Когда Харлоу вылез из машины, то выглядел вполне нормально: ничего тревожного, никаких отклонений от нормы. Но руки у него были глубоко засунуты в карманы комбинезона и крепко сжаты в кулаки — в таком положении не определишь, дрожат они или нет. Он вытащил руку с раскрытой ладонью всего лишь на миг — чтобы отмахнуться от обслуживающего машину персонала, проявлявшего излишнее участие, отмахнулся от всех, кроме сидящей в кресле Мэри.

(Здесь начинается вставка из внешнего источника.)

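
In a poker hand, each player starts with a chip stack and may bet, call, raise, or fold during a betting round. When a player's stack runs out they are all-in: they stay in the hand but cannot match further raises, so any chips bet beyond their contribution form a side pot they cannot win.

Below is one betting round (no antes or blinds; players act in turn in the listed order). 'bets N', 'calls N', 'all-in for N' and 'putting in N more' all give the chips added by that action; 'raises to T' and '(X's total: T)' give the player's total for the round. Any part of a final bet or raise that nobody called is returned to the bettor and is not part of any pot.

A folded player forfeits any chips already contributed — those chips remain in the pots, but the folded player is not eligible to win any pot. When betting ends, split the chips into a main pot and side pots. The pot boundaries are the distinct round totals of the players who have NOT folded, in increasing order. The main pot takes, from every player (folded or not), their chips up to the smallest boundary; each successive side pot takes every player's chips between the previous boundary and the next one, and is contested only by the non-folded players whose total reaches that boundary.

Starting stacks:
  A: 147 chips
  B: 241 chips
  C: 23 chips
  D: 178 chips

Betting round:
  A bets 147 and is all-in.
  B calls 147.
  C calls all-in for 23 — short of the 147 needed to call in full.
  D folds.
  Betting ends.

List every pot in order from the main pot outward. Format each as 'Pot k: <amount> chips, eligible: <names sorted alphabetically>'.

Contributions: A=147, B=147, C=23
Folded: D
Pot levels (distinct totals of non-folded players): 23, 147
Layer 1-23: 23 each from A, B, C = 23*3 = 69 chips; eligible A, B, C
Layer 24-147: 124 each from A, B = 124*2 = 248 chips; eligible A, B

Pot 1: 69 chips, eligible: A, B, C
Pot 2: 248 chips, eligible: A, B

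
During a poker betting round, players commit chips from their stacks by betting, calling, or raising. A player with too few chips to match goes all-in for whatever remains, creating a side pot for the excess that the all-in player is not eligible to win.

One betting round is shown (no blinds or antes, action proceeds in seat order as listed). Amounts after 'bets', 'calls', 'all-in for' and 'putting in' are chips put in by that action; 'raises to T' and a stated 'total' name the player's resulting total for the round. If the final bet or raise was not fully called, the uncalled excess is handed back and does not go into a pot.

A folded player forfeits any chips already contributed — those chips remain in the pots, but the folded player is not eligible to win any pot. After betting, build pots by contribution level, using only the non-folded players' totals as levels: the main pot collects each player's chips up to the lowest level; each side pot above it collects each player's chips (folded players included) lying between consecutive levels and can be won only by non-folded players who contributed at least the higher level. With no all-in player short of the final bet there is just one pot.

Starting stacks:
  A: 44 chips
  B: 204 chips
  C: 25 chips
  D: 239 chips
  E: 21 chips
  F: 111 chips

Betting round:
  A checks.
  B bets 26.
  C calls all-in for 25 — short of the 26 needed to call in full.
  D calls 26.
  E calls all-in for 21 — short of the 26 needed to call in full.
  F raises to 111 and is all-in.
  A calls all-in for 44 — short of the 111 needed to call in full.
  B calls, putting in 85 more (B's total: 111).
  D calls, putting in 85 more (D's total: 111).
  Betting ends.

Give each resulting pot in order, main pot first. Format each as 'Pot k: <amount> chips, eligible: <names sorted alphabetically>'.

Pot 1: 126 chips, eligible: A, B, C, D, E, F
Pot 2: 20 chips, eligible: A, B, C, D, F
Pot 3: 76 chips, eligible: A, B, D, F
Pot 4: 201 chips, eligible: B, D, F

Derivation:
Contributions: A=44, B=111, C=25, D=111, E=21, F=111
Pot levels (distinct totals of non-folded players): 21, 25, 44, 111
Layer 1-21: 21 each from A, B, C, D, E, F = 21*6 = 126 chips; eligible A, B, C, D, E, F
Layer 22-25: 4 each from A, B, C, D, F = 4*5 = 20 chips; eligible A, B, C, D, F
Layer 26-44: 19 each from A, B, D, F = 19*4 = 76 chips; eligible A, B, D, F
Layer 45-111: 67 each from B, D, F = 67*3 = 201 chips; eligible B, D, F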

— Не надо паниковать. — Он тряхнул головой. — И не спешите. Выбило четвертую скорость. — Он стоял, мрачно поглядывая на трек.
Мак-Элпайн внимательно посмотрел на него, потом на Даннета, который кивнул, будто не замечая этого взгляда Мак-Элпайна и не сводя глаз с рук Харлоу, спрятанных в карманах комбинезона.
— Мы попробуем снять Никки. Вы можете взять его машину, — предложил Мак-Элпайн.
Харлоу медлил с ответом. Услышав рев приближающейся гоночной машины, кивнул в сторону трека. Другие тоже увидели машину на прямой. Светло-зеленый «коронадо» в стиле Харлоу промчался мимо и устремился дальше по трассе. Только через пятнадцать секунд появилась наконец голубая королевская машина Нойбауэра, принадлежащая клубу «Гальяри». Харлоу повернулся и посмотрел на Мак-Элпайна. На обычно спокойном лице его было подобие удивления.
— Снять его? Боже мой, Мак, о чем вы говорите? Пятнадцать убедительных секунд, выигранных Никки, когда я сошел с круга. Вы подумайте, чего он лишается. Наш синьор Траккиа никогда не простит ни мне, ни вам, если вы его отстраните от гонок именно сейчас. Ведь это будет его первый Гран При, о каком он так мечтал.
Харлоу повернулся и пошел прочь с таким видом, словно это обстоятельство вполне примирило его с собственным проигрышем. Мэри и Рори смотрели, как он уходит: она — со скрытым состраданием, а он — со злорадством и нескрываемым презрением. Мак-Элпайн замешкался с ответом, но вдруг тоже повернулся и зашагал прочь, только в другом направлении. Даннет сопровождал его. Оба остановились возле станции обслуживания.
— Итак? — сказал Мак-Элпайн.
— Что «итак», Джеймс? — переспросил Даннет.
— Пожалуйста, не надо. От вас я подобного не заслуживаю.
— Вы интересуетесь, заметил ли я то же самое, что и вы? Его руки?
— Они дрожали. — Мак-Элпайн покачал сокрушенно головой и надолго умолк. — Я утверждаю: они к этому приходят все. Независимо от хладнокровия, отваги или блеска славы. Я утверждаю: они все к этому приходят! А когда человек обладает хладнокровием и железной выдержкой нашего Джонни, то крушение особенно быстрое.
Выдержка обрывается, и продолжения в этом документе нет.